5) Introduction: Include it
Empagliflozin is shown protective against diabetic kidney disease by inhibiting EMT
Reviewer 2 Report
The authors have carried out an extensive characterization of cardiac and respiratory function in several mouse models of Alport syndrome. Their data collection is comprehensive. They have assessed SGLT2 expression in the renal cortex of the several murine models. The methods employed are exhaustively characterized and implemented. What remains tenuous is an attempt to relate their findings to Alport’s syndrome in humans. The chief features of Alport’s syndrome include renal disease with hematuria, hearing loss, and ocular findings. Lung and renal disease are not noted features. The authors provide convincing evidence that murine models with alteration in the collagen IV gene show cardiac and respiratory abnormalities. They have nicely characterized those abnormalities. Their SGLT2 expression data is solely in renal cortex. It would be interesting for them to assess SGLT2 expression in myocardial tissue.

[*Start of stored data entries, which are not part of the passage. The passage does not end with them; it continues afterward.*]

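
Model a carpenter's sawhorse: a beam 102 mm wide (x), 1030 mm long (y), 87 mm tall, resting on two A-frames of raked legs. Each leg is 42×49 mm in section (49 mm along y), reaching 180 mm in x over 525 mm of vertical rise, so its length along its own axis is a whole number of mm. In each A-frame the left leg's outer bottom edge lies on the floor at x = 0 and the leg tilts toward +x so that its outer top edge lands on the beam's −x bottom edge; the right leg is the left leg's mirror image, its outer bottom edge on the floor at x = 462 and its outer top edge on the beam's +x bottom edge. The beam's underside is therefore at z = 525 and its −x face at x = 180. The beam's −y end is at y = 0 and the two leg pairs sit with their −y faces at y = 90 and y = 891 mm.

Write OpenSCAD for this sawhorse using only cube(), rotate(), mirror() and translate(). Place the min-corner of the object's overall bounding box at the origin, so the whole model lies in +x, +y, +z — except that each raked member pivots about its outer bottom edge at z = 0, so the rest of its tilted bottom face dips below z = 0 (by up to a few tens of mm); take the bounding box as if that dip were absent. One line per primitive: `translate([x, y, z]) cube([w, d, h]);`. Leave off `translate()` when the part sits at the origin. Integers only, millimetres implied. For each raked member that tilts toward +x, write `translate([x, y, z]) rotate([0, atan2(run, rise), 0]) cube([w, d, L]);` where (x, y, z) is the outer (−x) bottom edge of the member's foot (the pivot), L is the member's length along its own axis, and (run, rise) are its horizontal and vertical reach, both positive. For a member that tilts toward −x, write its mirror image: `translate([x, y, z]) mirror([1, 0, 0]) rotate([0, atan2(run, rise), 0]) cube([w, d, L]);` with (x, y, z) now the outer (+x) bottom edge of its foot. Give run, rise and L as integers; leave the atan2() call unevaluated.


// leg length = √(180² + 525²) = 555
// right-leg outer foot x = 2·180 + 102 = 462
// beam min-corner = (180, 0, 525)
translate([180, 0, 525]) cube([102, 1030, 87]);
translate([0, 90, 0]) rotate([0, atan2(180, 525), 0]) cube([42, 49, 555]);
translate([462, 90, 0]) mirror([1, 0, 0]) rotate([0, atan2(180, 525), 0]) cube([42, 49, 555]);
translate([0, 891, 0]) rotate([0, atan2(180, 525), 0]) cube([42, 49, 555]);
translate([462, 891, 0]) mirror([1, 0, 0]) rotate([0, atan2(180, 525), 0]) cube([42, 49, 555]);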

What would be of most benefit to the reader would be an exposition of the phenotypic characteristics of the mouse strains employed, with characterization of degree of abnormality in expression of the collagen IV gene, clearly both in males and females, since the genotypic alteration is X linked. It is reasonable to point out the similarities with human Alport’s syndrome and the definitely the differences. Perhaps they can do this in a Table.
There is nothing wrong with exploring abnormalities in these murine models, but let us not try too hard to connect to the human syndrome. Suffice it to say that these genomic abnormalities give rise to abnormalities in cardiac and respiratory parameters, perhaps relating to stiffness of connective tissue?
If SGLT2 is to be the primary focus of this work, then do studies with SGLT2 inhibitors and SGLT2 knockout mice and present this data.